The debate on whether the central authorities can ever regulate the cryptocurrency industry intensates further with the launch of a Chinese crypto-startup. In a right-in-your-face stunt, InVault begins offering its cryptocurrency custody services last week in China despite the mainland ban. The Shanghai startup proposes to attract cryptocurrency exchanges as its primary clients, believing they should avoid the moral hazard of holding clients’ assets.
A custodian, in a traditional sense, holds clients’ securities or cash for safekeeping – in both electronics and physical form. China’s implicit ban on keeping and trading cryptocurrencies could arguably disallow an organization to hold assets that 1) are virtual currencies, and 2) belongs to companies with no legal status in the mainland.

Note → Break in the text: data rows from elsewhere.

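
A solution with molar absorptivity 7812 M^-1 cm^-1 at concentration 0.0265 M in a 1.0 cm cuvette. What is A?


A = epsilon * c * l
A = 7812 * 0.0265 * 1.0
A = 207.018

207.018


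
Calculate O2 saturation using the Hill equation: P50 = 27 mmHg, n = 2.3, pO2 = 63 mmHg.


Y = pO2^n / (P50^n + pO2^n)
Y = 63^2.3 / (27^2.3 + 63^2.3)
Y = 87.53%

87.53%


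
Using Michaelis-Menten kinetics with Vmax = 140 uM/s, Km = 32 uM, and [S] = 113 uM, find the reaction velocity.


v = Vmax * [S] / (Km + [S])
v = 140 * 113 / (32 + 113)
v = 109.1034 uM/s

109.1034 uM/s


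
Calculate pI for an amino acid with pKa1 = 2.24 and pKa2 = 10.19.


pI = (pKa1 + pKa2) / 2
pI = (2.24 + 10.19) / 2
pI = 6.215

6.215


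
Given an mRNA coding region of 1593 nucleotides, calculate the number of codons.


codons = nucleotides / 3
codons = 1593 / 3 = 531

531


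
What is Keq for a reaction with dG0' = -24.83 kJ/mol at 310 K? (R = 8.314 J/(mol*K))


Keq = exp(-dG0 * 1000 / (R * T))
Keq = exp(-(-24.83) * 1000 / (8.314 * 310))
Keq = 15274.8612

15274.8612


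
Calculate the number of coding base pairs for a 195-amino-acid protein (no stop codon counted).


Each amino acid = 1 codon = 3 bp
bp = 195 * 3 = 585 bp

585 bp


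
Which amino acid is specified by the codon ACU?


Standard genetic code lookup.
Codon ACU -> Thr

Thr


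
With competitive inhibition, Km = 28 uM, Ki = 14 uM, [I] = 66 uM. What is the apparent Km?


Km_app = Km * (1 + [I]/Ki)
Km_app = 28 * (1 + 66/14)
Km_app = 160.0 uM

160.0 uM


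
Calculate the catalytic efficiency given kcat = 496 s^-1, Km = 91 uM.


Catalytic efficiency = kcat / Km
= 496 / 91
= 5.4505 uM^-1*s^-1

5.4505 uM^-1*s^-1


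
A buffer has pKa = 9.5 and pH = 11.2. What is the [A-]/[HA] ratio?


[A-]/[HA] = 10^(pH - pKa)
= 10^(11.2 - 9.5)
= 50.1187

50.1187


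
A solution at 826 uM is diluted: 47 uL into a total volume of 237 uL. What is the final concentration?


C2 = C1 * V1 / V2
C2 = 826 * 47 / 237
C2 = 163.8059 uM

163.8059 uM


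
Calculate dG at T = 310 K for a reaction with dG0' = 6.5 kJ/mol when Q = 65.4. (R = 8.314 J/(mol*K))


dG = dG0' + RT * ln(Q) / 1000
dG = 6.5 + 8.314 * 310 * ln(65.4) / 1000
dG = 17.2746 kJ/mol

17.2746 kJ/mol


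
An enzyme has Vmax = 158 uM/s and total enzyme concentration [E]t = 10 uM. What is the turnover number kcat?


kcat = Vmax / [E]t
kcat = 158 / 10
kcat = 15.8 s^-1

15.8 s^-1


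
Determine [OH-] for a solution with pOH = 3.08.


[OH-] = 10^(-pOH)
[OH-] = 10^(-3.08)
[OH-] = 8.318e-04 M

8.318e-04 M


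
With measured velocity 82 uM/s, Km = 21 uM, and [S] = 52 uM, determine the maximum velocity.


Vmax = v * (Km + [S]) / [S]
Vmax = 82 * (21 + 52) / 52
Vmax = 115.1154 uM/s

115.1154 uM/s


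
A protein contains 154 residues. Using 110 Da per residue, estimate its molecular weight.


MW = n_residues * 110 Da
MW = 154 * 110
MW = 16940 Da

16940 Da


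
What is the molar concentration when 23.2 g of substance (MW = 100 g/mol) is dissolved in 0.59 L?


C = (mass / MW) / volume
C = (23.2 / 100) / 0.59
C = 0.3932 M

0.3932 M


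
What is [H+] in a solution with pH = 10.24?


[H+] = 10^(-pH)
[H+] = 10^(-10.24)
[H+] = 5.754e-11 M

5.754e-11 M


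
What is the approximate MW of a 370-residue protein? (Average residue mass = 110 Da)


MW = n_residues * 110 Da
MW = 370 * 110
MW = 40700 Da

40700 Da


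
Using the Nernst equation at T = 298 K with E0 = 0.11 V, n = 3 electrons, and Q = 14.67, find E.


E = E0 - (RT/nF) * ln(Q)
E = 0.11 - (8.314 * 298 / (3 * 96485)) * ln(14.67)
E = 0.087 V

0.087 V


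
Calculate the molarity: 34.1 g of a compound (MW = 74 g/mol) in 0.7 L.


C = (mass / MW) / volume
C = (34.1 / 74) / 0.7
C = 0.6583 M

0.6583 M


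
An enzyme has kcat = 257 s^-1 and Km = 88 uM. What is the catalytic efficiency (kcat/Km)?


Catalytic efficiency = kcat / Km
= 257 / 88
= 2.9205 uM^-1*s^-1

2.9205 uM^-1*s^-1


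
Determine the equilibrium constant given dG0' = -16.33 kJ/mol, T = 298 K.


Keq = exp(-dG0 * 1000 / (R * T))
Keq = exp(-(-16.33) * 1000 / (8.314 * 298))
Keq = 728.604

728.604


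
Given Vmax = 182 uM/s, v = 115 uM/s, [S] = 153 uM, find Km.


Km = [S] * (Vmax - v) / v
Km = 153 * (182 - 115) / 115
Km = 89.1391 uM

89.1391 uM


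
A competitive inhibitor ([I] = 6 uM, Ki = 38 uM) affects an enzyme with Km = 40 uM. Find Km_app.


Km_app = Km * (1 + [I]/Ki)
Km_app = 40 * (1 + 6/38)
Km_app = 46.3158 uM

46.3158 uM


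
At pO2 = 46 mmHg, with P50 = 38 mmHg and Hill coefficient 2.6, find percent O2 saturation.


Y = pO2^n / (P50^n + pO2^n)
Y = 46^2.6 / (38^2.6 + 46^2.6)
Y = 62.17%

62.17%


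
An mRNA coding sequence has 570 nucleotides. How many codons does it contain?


codons = nucleotides / 3
codons = 570 / 3 = 190

190


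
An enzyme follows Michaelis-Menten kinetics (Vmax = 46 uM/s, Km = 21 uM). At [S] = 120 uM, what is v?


v = Vmax * [S] / (Km + [S])
v = 46 * 120 / (21 + 120)
v = 39.1489 uM/s

39.1489 uM/s


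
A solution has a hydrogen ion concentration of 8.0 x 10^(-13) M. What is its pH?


pH = -log10([H+])
pH = -log10(8.0 x 10^(-13))
pH = 12.0969

12.0969


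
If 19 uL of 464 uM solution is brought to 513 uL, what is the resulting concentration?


C2 = C1 * V1 / V2
C2 = 464 * 19 / 513
C2 = 17.1852 uM

17.1852 uM


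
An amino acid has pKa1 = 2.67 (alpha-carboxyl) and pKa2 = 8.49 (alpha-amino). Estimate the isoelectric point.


pI = (pKa1 + pKa2) / 2
pI = (2.67 + 8.49) / 2
pI = 5.58

5.58


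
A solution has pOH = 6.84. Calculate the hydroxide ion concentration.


[OH-] = 10^(-pOH)
[OH-] = 10^(-6.84)
[OH-] = 1.445e-07 M

1.445e-07 M


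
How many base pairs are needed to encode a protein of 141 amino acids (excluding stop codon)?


Each amino acid = 1 codon = 3 bp
bp = 141 * 3 = 423 bp

423 bp


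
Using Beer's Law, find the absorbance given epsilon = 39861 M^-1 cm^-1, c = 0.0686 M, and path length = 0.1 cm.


A = epsilon * c * l
A = 39861 * 0.0686 * 0.1
A = 273.4465

273.4465


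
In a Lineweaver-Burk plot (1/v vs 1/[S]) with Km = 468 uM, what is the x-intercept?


x-intercept = -1/Km
= -1/468
= -0.0021 1/uM

-0.0021 1/uM


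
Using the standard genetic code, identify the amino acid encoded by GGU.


Standard genetic code lookup.
Codon GGU -> Gly

Gly


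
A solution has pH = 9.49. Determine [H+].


[H+] = 10^(-pH)
[H+] = 10^(-9.49)
[H+] = 3.236e-10 M

3.236e-10 M


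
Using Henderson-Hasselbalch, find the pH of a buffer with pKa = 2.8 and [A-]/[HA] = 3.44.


pH = pKa + log10([A-]/[HA])
pH = 2.8 + log10(3.44)
pH = 3.3366

3.3366


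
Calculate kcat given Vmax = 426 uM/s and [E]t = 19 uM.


kcat = Vmax / [E]t
kcat = 426 / 19
kcat = 22.4211 s^-1

22.4211 s^-1


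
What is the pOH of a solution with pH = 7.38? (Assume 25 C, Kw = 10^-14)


pOH = 14 - pH
pOH = 14 - 7.38
pOH = 6.62

6.62


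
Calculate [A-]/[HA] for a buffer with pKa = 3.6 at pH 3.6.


[A-]/[HA] = 10^(pH - pKa)
= 10^(3.6 - 3.6)
= 1.0

1.0


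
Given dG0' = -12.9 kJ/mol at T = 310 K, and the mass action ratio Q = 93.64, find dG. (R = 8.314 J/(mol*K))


dG = dG0' + RT * ln(Q) / 1000
dG = -12.9 + 8.314 * 310 * ln(93.64) / 1000
dG = -1.2003 kJ/mol

-1.2003 kJ/mol


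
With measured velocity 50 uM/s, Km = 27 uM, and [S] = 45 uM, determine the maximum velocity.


Vmax = v * (Km + [S]) / [S]
Vmax = 50 * (27 + 45) / 45
Vmax = 80.0 uM/s

80.0 uM/s


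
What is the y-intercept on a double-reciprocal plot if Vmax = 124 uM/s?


y-intercept = 1/Vmax
= 1/124
= 0.0081 s/uM

0.0081 s/uM


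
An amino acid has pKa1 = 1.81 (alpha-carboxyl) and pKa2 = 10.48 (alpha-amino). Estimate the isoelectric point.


pI = (pKa1 + pKa2) / 2
pI = (1.81 + 10.48) / 2
pI = 6.145

6.145


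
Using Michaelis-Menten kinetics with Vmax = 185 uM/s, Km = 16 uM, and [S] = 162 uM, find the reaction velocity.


v = Vmax * [S] / (Km + [S])
v = 185 * 162 / (16 + 162)
v = 168.3708 uM/s

168.3708 uM/s


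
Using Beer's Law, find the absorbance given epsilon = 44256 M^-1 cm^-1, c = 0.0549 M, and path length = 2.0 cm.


A = epsilon * c * l
A = 44256 * 0.0549 * 2.0
A = 4859.3088

4859.3088


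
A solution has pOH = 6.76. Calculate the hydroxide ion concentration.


[OH-] = 10^(-pOH)
[OH-] = 10^(-6.76)
[OH-] = 1.738e-07 M

1.738e-07 M


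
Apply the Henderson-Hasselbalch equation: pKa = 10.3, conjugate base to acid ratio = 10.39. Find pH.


pH = pKa + log10([A-]/[HA])
pH = 10.3 + log10(10.39)
pH = 11.3166

11.3166


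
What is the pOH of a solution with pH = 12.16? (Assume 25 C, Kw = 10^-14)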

But InVault seems to have found a way to circumvent the ongoing crackdown. The startup offers a decentralized corporate cryptocurrency wallet service, meaning that there would not be a central control over the safeguarded funds. InVault will instead be the custodian of users’ private keys. Local media reports hint that the startup will keep the users’ private keys secured in several Physical Vaults. Only authorized personnel will have access to these safes.
Kenneth Xu, chief executive and founder of InVault, said the only way by which cryptocurrencies can be secured is with the absence of human oversight.
“Today, the vast majority of cryptocurrency exchanges globally still involve their senior management in managing the transfer of digital tokens ordered by clients. Putting the private keys to your cryptocurrency assets in the hands of senior management is akin to putting all your money in their control,” said Xu, speaking to the South China Morning Post.